Tá na internet: Quais são as motivações de Bolsonaro ao puxar o cinema nacional para perto de si?
Presidente dá sinais de que deseja interferir no tipo de filme que se produz. O que é contra os princípios de distribuição de dinheiro público
As notícias sobre as mudanças na estrutura institucional sobre a qual se apoia o cinema brasileiro foram recebidas com um misto de desespero e espanto pelo setor. Desespero ante as ameaças de que o edifício normativo erguido nas duas últimas décadas comece a ruir. Espanto diante das incongruências presentes num texto, originado num blog, que teria induzido Jair Bolsonaro a questionar os princípios da política audiovisual.
Na manhã desta quinta-feira, temia-se a extinção da Agência Nacional de Cinema (Ancine). Mas, ao longo do dia, foi ficando claro que tal medida era improvável. Primeiro, porque a dissolução de uma agência reguladora tem de passar pelo Congresso Nacional. Depois, porque o próprio governo acabou por anunciar a transferência do Conselho Superior de Cinema (CSC) do Ministério da Cidadania para a Casa Civil . Isso significa, na prática, que o Conselho, encarregado de formular e monitorar a política, passa a ficar mais perto do presidente.

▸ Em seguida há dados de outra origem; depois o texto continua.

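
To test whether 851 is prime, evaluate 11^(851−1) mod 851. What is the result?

11^1 ≡ 11 (mod 851)
11^2 ≡ 11^2 = 121 ≡ 121 (mod 851)
11^4 ≡ 121^2 = 14641 ≡ 174 (mod 851)
11^8 ≡ 174^2 = 30276 ≡ 491 (mod 851)
11^16 ≡ 491^2 = 241081 ≡ 248 (mod 851)
11^32 ≡ 248^2 = 61504 ≡ 232 (mod 851)
11^64 ≡ 232^2 = 53824 ≡ 211 (mod 851)
11^128 ≡ 211^2 = 44521 ≡ 269 (mod 851)
11^256 ≡ 269^2 = 72361 ≡ 26 (mod 851)
11^512 ≡ 26^2 = 676 ≡ 676 (mod 851)
850 = 512 + 256 + 64 + 16 + 2 in binary powers of 2.
So 11^850 ≡ 676 · 26 · 211 · 248 · 121 ≡ 26 (mod 851).
Since 26 ≠ 1, base 11 is a Fermat witness: 851 is composite.

26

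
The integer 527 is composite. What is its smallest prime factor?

17

527 is odd.
Digit sum 14, not divisible by 3.
Ends in 7: not divisible by 5.
7: 527 = 7·75 + 2
11: 527 = 11·47 + 10
13: 527 = 13·40 + 7
17: 527 = 17·31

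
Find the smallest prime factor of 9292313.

9292313 is odd.
Digit sum 29, not divisible by 3.
Ends in 3: not divisible by 5.
7: 9292313 = 7·1327473 + 2
11: 9292313 = 11·844755 + 8
13: 9292313 = 13·714793 + 4
17: 9292313 = 17·546606 + 11
19: 9292313 = 19·489069 + 2
23: 9292313 = 23·404013 + 14
29: 9292313 = 29·320424 + 17
31: 9292313 = 31·299752 + 1
37: 9292313 = 37·251143 + 22
41: 9292313 = 41·226641 + 32
43: 9292313 = 43·216100 + 13
47: 9292313 = 47·197708 + 37
53: 9292313 = 53·175326 + 35
59: 9292313 = 59·157496 + 49
61: 9292313 = 61·152333

61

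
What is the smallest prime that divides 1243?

11

1243 is odd.
Digit sum 10, not divisible by 3.
Ends in 3: not divisible by 5.
7: 1243 = 7·177 + 4
11: 1243 = 11·113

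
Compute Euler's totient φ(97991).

Factor: 97991 = 29 · 31 · 109.
φ(97991) = (29−1) · (31−1) · (109−1) = 28 · 30 · 108 = 90720.

90720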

A mudança não é algo que Bolsonaro tenha tirado da cartola. O texto original da MP 2228-1, de 2001, que fornece as bases da política em vigor, estabelecia um tripé composto pelo CSC, pela Ancine e pela Secretaria do Audiovisual (SAv). Cada órgão tinha uma função e ficava subordinado a um ministério: o Conselho, na Casa Civil, a Ancine, num ministério da área econômica, e a SAv, no Ministério da Cultura (MinC) — hoje incorporado à Cidadania. Mas o governo Lula, ao assumir, deixou as três estruturas sob o MinC.
Ou seja, a medida retoma a estrutura original do projeto que criou a Ancine. A grande questão são as motivações por trás da medida. O próprio Bolsonaro já dá sinais de que puxou o Conselho para mais perto de si porque deseja interferir no tipo de filme que se produz. Tal posicionamento vai, inclusive, contra os princípios legais da distribuição de dinheiro público, que não pode impor barreiras temáticas ou julgar conteúdos.

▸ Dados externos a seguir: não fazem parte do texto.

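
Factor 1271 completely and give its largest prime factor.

41

1271 = 31 · 41
41 is prime.
So 1271 = 31 · 41; the largest prime factor is 41.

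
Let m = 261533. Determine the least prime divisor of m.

261533 is odd.
Digit sum 20, not divisible by 3.
Ends in 3: not divisible by 5.
7: 261533 = 7·37361 + 6
11: 261533 = 11·23775 + 8
13: 261533 = 13·20117 + 12
17: 261533 = 17·15384 + 5
19: 261533 = 19·13764 + 17
23: 261533 = 23·11371

23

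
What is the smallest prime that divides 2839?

2839 is odd.
Digit sum 22, not divisible by 3.
Ends in 9: not divisible by 5.
7: 2839 = 7·405 + 4
11: 2839 = 11·258 + 1
13: 2839 = 13·218 + 5
17: 2839 = 17·167

17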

Apesar de o texto do blog que supostamente inspirou Bolsonaro propalar, em tom de denúncia, que a Ancine apoia obras com temática transexual ou indígena, o fato é que a agência dá suporte a todo tipo de produção. É fácil encontrar, entre os contemplados com recursos públicos, filmes e séries religiosos ou policiais. Houve, por exemplo, na década passada, uma onda de filmes espíritas; neste ano, a agência aprovou a superprodução “Assembleia de Deus — O filme”, sobre um casal de missionários suecos que, no início do século XXI, chega a Belém para instalar a congregação.
Para além dessa aparente ameaça de interferência nas obras, a reordenação institucional é preocupante pelo fato de que, desde o início do ano, a Ancine vem passando por um processo de fragilização.
Em abril, o Tribunal de Contas da União questionou o modelo de prestação de contas da agência, levando à paralisação parcial das atividades. Desde janeiro, aguarda-se a publicação do decreto da Cota de Tela, que estipula um determinado número de dias obrigatórios para que os cinemas exibam filmes brasileiros. Há dois meses, o ministro Osmar Terra assinou o decreto; mas sua publicação no Diário Oficial da União depende da assinatura presidencial.
Depende também de uma assinatura do presidente a definição do CSC, cuja composição foi refeita no fim de 2018, mas jamais oficializada. E não é só o Conselho que está esvaziado. O Comitê Gestor do Fundo Setorial do Audiovisual (FSA), que decide como alocar os recursos do FSA, aguarda a escolha de novos nomes; e uma das quatro cadeiras da diretoria da agência está vaga.
É pela ocupação desses vazios (não só de lugares) que deve se dar, a partir de agora, a grande batalha política, econômica e cultural do audiovisual brasileiro.
Por Ana Paula Sousa - jornalista, é doutora em Sociologia da Cultura pela Unicamp.